At what point does the push model degrade?
Bryan O'Sullivan
bos at serpentine.com
Fri Nov 16 11:38:32 CST 2007
Ezra.Smith at bentley.com wrote:
> We're looking to change over to Mercurial because we like a lot of the
> benefits. But we're suffering from a "last mile" problem. Most of the
> plan is obvious to us, but we're not entirely sure how to maintain our
> central repository (note: we definitely do need one).

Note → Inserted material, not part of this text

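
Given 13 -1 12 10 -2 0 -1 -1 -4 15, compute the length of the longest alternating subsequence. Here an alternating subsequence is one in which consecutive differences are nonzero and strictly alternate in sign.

7

A longest alternating subsequence is 13, -1, 12, -2, 0, -1, 15 (positions 1,2,3,5,6,7,10); its 6 consecutive differences strictly alternate in sign, and length 7 is optimal.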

Having a central repository is not a problem. You're very likely to run
into problems if you let everyone push to that single central
repository, though.
If someone finds that their push is blocked by a need to pull and merge
first, and you have a sufficiently large number of users, there's a high
likelihood that any given user will finish a merge and find that they've
lost a race against someone else, and so have to merge again before they
can push.
This problem isn't unique to Mercurial: any revision control system
where you have a lot of people working out of the same tree will
encounter the same problem.
One simple solution is to have teams of five or ten people for which one
integrator is responsible for pulling their changes together and getting
them upstream. Again, this upstreaming will proceed most smoothly by
having someone pull changes from these integrators. By using a pull
model instead of a push model, you're avoiding the problem of races and
unnecessary repeated merges.
Also, by putting the responsibility for merges in fewer (preferably more
experienced) people's hands, you have fewer possible points of failure
when tricky merges occur. You can also choose whose work should get
pulled, and when, instead of having a less controlled scramble.